A North Korean envoy to China, sent by the country’s leader last month, has been told to focus on its economy rather than increase regional tensions, according to Reuters news agency.
The news agency cited an unnamed source in a report on Tuesday stating that Kim Jong-un had sent Choe Ryong-hae, vice chairman of the country’s top military body.
"[North] Korea has not mellowed," said the source, who apparently did not attend the meetings but has since spoken to both sides to which he has regular access.
Experts have said the three-day visit was an attempt by North Korea to mend fences with its only major diplomatic ally, which has been critical of the country.
After the meetings, in which Choe eventually held talks with Chinese President Xi Jinping, North Korea promised to take "positive steps for peace" while China repeated its mantra of wanting "calm and restraint" on the Korean peninsula.
China tried to convince North Korea to stop its nuclear and missile tests, which "put China in a difficult position and are not conducive to [North] Korea", said the source.
China, which is North Korea’s biggest trade partner and aid donor, advised North Korea to focus on rebuilding its ruined economy instead, which is something it has said before.
A former senior US official said China's insistence that North Korea halt testing would be in line with recent signs it was running out of patience with North Korea.
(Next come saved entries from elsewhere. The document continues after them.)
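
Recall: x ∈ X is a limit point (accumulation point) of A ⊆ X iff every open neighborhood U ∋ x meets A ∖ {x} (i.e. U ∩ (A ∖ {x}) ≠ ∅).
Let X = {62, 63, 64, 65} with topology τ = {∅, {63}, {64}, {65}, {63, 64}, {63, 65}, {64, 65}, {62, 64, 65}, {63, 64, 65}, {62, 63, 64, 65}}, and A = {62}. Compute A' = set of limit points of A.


A' = ∅

For each x ∈ X, list the open sets U ∈ τ with x ∈ U, then check whether U ∩ (A ∖ {x}) ≠ ∅ for every such U.
  x = 62: open {62, 64, 65} ∋ x has {62, 64, 65} ∩ (A ∖ {62}) = ∅, so x is NOT a limit point.
  x = 63: open {63} ∋ x has {63} ∩ (A ∖ {63}) = ∅, so x is NOT a limit point.
  x = 64: open {64} ∋ x has {64} ∩ (A ∖ {64}) = ∅, so x is NOT a limit point.
  x = 65: open {65} ∋ x has {65} ∩ (A ∖ {65}) = ∅, so x is NOT a limit point.
Collecting: A' = ∅.


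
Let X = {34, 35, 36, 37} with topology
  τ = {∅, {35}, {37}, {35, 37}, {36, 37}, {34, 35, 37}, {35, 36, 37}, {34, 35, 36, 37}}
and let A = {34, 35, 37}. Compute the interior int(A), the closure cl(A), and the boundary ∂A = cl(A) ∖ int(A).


int(A) = {34, 35, 37}, cl(A) = {34, 35, 36, 37}, ∂A = {36}.

Closed sets in (X, τ) are complements of opens:
  closed(X, τ) = {∅, {34}, {36}, {34, 35}, {34, 36}, {34, 35, 36}, {34, 36, 37}, {34, 35, 36, 37}}.
int(A) = ⋃ {U ∈ τ : U ⊆ A}. Opens contained in A: ∅, {35}, {37}, {35, 37}, {34, 35, 37}.
Taking the union of these: int(A) = {34, 35, 37}.
cl(A) = ⋂ {C closed : A ⊆ C}. Closed sets containing A: {34, 35, 36, 37}.
Intersecting these: cl(A) = {34, 35, 36, 37}.
∂A = cl(A) ∖ int(A) = {34, 35, 36, 37} ∖ {34, 35, 37} = {36}.


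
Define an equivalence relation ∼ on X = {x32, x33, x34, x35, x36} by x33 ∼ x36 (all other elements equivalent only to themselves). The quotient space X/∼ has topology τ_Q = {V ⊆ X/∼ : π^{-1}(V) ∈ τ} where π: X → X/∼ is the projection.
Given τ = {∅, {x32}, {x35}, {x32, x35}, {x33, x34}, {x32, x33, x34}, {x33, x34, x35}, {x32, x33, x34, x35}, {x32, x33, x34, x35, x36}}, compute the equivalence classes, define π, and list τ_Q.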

"What I've heard from talking to Chinese officials and American officials who are talking to them is that top Chinese officials now emphasise that the principal goal is to terminate the nuclear weapons programme of North Korea," the ex-official said.
Reuters news agency also reported that Choe also presented a “terse” hand-written letter from the North Korean leader to Xi Jinping, the Chinese Premier.
China has repeatedly urged North Korea to return to the so-called six-party talks, which are aimed at getting the North to give up its nuclear weapons.
Choe told the Chinese that the six-party talk format did not work. In 2009, North Korea said it would never return to the talks, which also included South Korea, the US, Japan and Russia.
North Korea would instead seek bilateral talks with the various parties first, said the source, without elaborating.
Choe added that abandoning its nuclear-weapons programme could not be a prerequisite for talks.